Es necesario establecer prioridades e introducir el criterio de eficiencia, entendiendo como tal el análisis de la relación entre los recursos consumidos (costes directos e indirectos) y los resultados obtenidos, sean estos intermedios (recaídas evitadas, reducción de los tiempos de espera, etc.) o finales (muertes prevenidas, vidas salvadas o años de vida ganados, etc.). A menudo se considera que una tecnología sanitaria es más eficiente que otra exclusivamente cuando ahorra dinero, es decir, cuando a igualdad de beneficios su coste es menor, olvidando que una intervención también será eficiente si el beneficio extra que produce compensa su coste adicional. El problema surge cuando tratamos de definir cuándo un beneficio extra «compensa» su coste adicional. En EEUU, Canadá y algunos países europeos se considera que una intervención sanitaria presenta una relación coste-efectividad aceptable si el coste adicional de cada año de vida ajustado por calidad (AVAC) ganado es inferior a 50.000 dólares, e inaceptable cuando supera los 100.000 dólares por año de vida ganado ajustado por calidad (AVAC).
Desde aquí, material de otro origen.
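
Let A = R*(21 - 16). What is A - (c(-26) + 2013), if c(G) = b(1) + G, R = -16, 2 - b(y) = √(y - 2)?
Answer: -2069 + I ≈ -2069.0 + 1.0*I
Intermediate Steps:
b(y) = 2 - √(-2 + y) (b(y) = 2 - √(y - 2) = 2 - √(-2 + y))
c(G) = 2 + G - I (c(G) = (2 - √(-2 + 1)) + G = (2 - √(-1)) + G = (2 - I) + G = 2 + G - I)
A = -80 (A = -16*(21 - 16) = -16*5 = -80)
A - (c(-26) + 2013) = -80 - ((2 - 26 - I) + 2013) = -80 - ((-24 - I) + 2013) = -80 - (1989 - I) = -80 + (-1989 + I) = -2069 + I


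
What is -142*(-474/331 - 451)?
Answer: 21265210/331 ≈ 64245.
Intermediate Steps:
-142*(-474/331 - 451) = -142*(-149755/331) = 21265210/331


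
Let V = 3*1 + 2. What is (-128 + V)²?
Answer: 15129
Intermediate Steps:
V = 5 (V = 3 + 2 = 5)
(-128 + V)² = (-128 + 5)² = (-123)² = 15129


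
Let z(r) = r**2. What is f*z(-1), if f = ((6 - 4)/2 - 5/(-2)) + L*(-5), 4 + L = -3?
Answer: 77/2 ≈ 38.500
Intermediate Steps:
L = -7 (L = -4 - 3 = -7)
f = 77/2 (f = ((6 - 4)/2 - 5/(-2)) - 7*(-5) = (2*(1/2) - 5*(-1/2)) + 35 = (1 + 5/2) + 35 = 7/2 + 35 = 77/2 ≈ 38.500)
f*z(-1) = (77/2)*(-1)**2 = (77/2)*1 = 77/2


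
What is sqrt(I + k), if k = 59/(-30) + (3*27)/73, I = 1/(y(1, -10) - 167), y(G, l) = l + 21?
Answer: 3*I*sqrt(8640645)/9490 ≈ 0.92924*I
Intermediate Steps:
y(G, l) = 21 + l
I = -1/156 (I = 1/((21 - 10) - 167) = 1/(11 - 167) = 1/(-156) = -1/156 ≈ -0.0064103)
k = -1877/2190 (k = 59*(-1/30) + 81*(1/73) = -59/30 + 81/73 = -1877/2190 ≈ -0.85708)
sqrt(I + k) = sqrt(-1/156 - 1877/2190) = sqrt(-16389/18980) = 3*I*sqrt(8640645)/9490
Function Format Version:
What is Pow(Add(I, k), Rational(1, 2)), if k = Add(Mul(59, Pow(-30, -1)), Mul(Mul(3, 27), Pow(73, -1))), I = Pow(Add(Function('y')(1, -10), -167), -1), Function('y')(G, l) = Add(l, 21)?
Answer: Mul(Rational(3, 9490), I, Pow(8640645, Rational(1, 2))) ≈ Mul(0.92924, I)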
En España recientemente se ha señalado que se pueden considerar eficientes todas las opciones entre los 20.000 y los 24.000 euros/AVAC. Este tipo de aproximación puede ser de ayuda a la hora de tomar decisiones más informadas por parte de las administraciones públicas, una más y ciertamente, no la única.
Establecer prioridades en innovación tecnológica requiere decidir sobre la base de evidencias, valores, riesgos y beneficios, y teniendo en cuenta información procedente de la evaluación, que no suele ser precisamente ni profusa ni de calidad cuando existe. Los principales criterios de establecimiento de prioridades, más o menos implícitos y explícitos, han sido las necesidades de salud de la población, la calidad científica de la investigación, el logro potencial de resultados, la diversificación de líneas y la disponibilidad de infraestructuras adecuadas. Persisten problemas del tipo de adecuar la ponderación de dichos criterios y debatir las alternativas que permitan determinar quiénes son sus beneficiarios potenciales, es decir, el conjunto de la ciudadanía y no sólo los actuales, así como equilibrar intereses legítimos pero minoritarios con otros más generales. Hace falta considerar formas de eliminar el uso ineficiente de las tecnologías médicas existentes (desinversión/reinversión) y dirigir la innovación médica hacia tecnologías más productivas que pasen, como se ha comentado anteriormente, la prueba del beneficio neto. También sería preciso distribuir de otra manera los fondos de investigación e incluir el potencial de mejora de la eficiencia como una de las variables a tener en cuenta en los procesos de priorización de la investigación aplicada.
La exigencia de transparencia en el empleo de los recursos públicos y la participación democrática en la formulación de prioridades en investigación, no es tarea fácil. Requiere inteligencia y el convencimiento de que no existen fórmulas ni mecanismos perfectos.